康修不敢隱瞞,將此次前往襄陽投降的經過詳詳細細的說了一遍。
尤其對于孫正忘可能通敵的事實,康修還摻雜了一些個人情感因素在其中,說的不免夸大了一些。
聽完他說的之后,康德呆站在原地,半天都沒有反應。過了好一會兒他才怒不可遏的說道:
“你是說正忘那小兔崽子竟敢勾結官府,想要謀害老子不成!”
康修見義父發飆,趕忙跪倒解釋說:
“孩兒并沒有親眼看到使者是誰,但是他們的對話我是聽的清清楚楚的。”
康德再也無法抑制內心無比的憤怒,他轉過身去緊走幾步,一把將刀架之上的寶刀抽了出來。

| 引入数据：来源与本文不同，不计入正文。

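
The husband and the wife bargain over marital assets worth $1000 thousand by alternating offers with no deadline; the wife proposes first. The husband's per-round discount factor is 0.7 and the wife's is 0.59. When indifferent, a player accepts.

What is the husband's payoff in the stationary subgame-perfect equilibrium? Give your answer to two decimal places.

488.93

When the wife proposes, the husband accepts any offer worth at least 0.7 times what the husband would get by proposing next round; and vice versa.
This gives x = 1000 − 0.7y and y = 1000 − 0.59x, where x and y are each side's share when it proposes.
Hence (1 − 0.7·0.59)x = 1000(1 − 0.7), i.e. 0.587·x = 300.
x ≈ 511.0733; the husband's share is 1000 − x ≈ 488.9267.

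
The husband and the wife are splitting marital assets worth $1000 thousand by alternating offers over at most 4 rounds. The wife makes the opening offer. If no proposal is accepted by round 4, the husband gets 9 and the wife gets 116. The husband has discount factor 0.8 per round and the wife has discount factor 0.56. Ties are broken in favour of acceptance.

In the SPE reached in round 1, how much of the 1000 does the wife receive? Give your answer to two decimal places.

331.17

Round 4 (the husband proposes): the wife gets 116 if talks fail, so the husband offers 116 and keeps 884.
Round 3 (the wife proposes): the husband can get 884 next round, worth 0.8 × 884 = 707.2 now; the wife offers that and keeps 292.8.
Round 2 (the husband proposes): the wife can get 292.8 next round, worth 0.56 × 292.8 = 163.968 now; the husband offers that and keeps 836.032.
Round 1 (the wife proposes): the husband can get 836.032 next round, worth 0.8 × 836.032 = 668.8256 now, so the wife offers 668.8256, keeping 331.1744.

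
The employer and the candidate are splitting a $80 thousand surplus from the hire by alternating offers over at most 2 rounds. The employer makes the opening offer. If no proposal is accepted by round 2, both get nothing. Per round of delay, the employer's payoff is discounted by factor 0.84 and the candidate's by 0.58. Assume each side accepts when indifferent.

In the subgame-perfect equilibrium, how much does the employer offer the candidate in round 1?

Solve by backward induction from round 2.
Round 2 (the candidate proposes): the employer will accept anything ≥ 0, so the candidate offers 0 and keeps 80.
Round 1 (the employer proposes): the candidate can get 80 next round, worth 0.58 × 80 = 46.4 now. The employer offers 46.4 and keeps 80 − 46.4 = 33.6.

46.4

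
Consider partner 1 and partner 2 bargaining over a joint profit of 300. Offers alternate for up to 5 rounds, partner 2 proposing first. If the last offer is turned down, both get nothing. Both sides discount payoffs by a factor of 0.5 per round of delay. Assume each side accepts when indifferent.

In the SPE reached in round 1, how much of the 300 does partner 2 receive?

206.25

Round 5 (partner 2 proposes): rejection yields 0 for partner 1; partner 2 offers 0 and keeps 300.
Round 4 (partner 1 proposes): partner 2 can get 300 next round, worth 0.5 × 300 = 150 now; partner 1 offers that and keeps 150.
Round 3 (partner 2 proposes): partner 1 can get 150 next round, worth 0.5 × 150 = 75 now. Partner 2 offers 75 and keeps 300 − 75 = 225.
Round 2 (partner 1 proposes): partner 2 can get 225 next round, worth 0.5 × 225 = 112.5 now, so partner 1 offers 112.5, keeping 187.5.
Round 1 (partner 2 proposes): partner 1 can get 187.5 next round, worth 0.5 × 187.5 = 93.75 now. Partner 2 offers 93.75 and keeps 300 − 93.75 = 206.25.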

“龜兒子,老子這就去找他問個究竟,我康德哪里對不起他了,究竟龜兒子為什么要勾結官府,謀害老子,我、我非一刀宰了他不可。”
“不可,萬萬不可啊父帥!”
康修上前抱住了康德的一條腿,苦苦的勸說道。
“殺人容易,收心難。正忘大哥追隨父帥多年,在軍中也素有威望。如果就這么不清不楚的將他殺了,難免軍中會有人為他鳴不平的。到那時人心離散,對父帥就是大大的不利了。”
康德也是在盛怒之下才想要親自動手殺了孫正忘的,經康修這么一勸,他也稍稍冷靜了些許。康德停下了往賬外走的腳步,示意康修起來回話。
“那康修你說,老子要怎么辦才好?”
康修雖說沒有康瑾那般文韜武略,但在為人處世,耍心眼上倒是自有他獨特的一套本事。
聽了父帥的話,康修那不大的眼睛滴溜溜轉了轉,緊跟著進言說:
“這樣,父帥可以招他來賬內商議軍務,借機責問他暗通朝廷一事。如果他說的滴水不漏,毫無破綻的話,那就先行將他控制起來。
等到他的使者出現時可一并擒住,待到人贓并獲時,再看他如何自圓其說。假若父帥突然發難就將他問住的話,那就趁勢將他拿下,聽候發落便是。”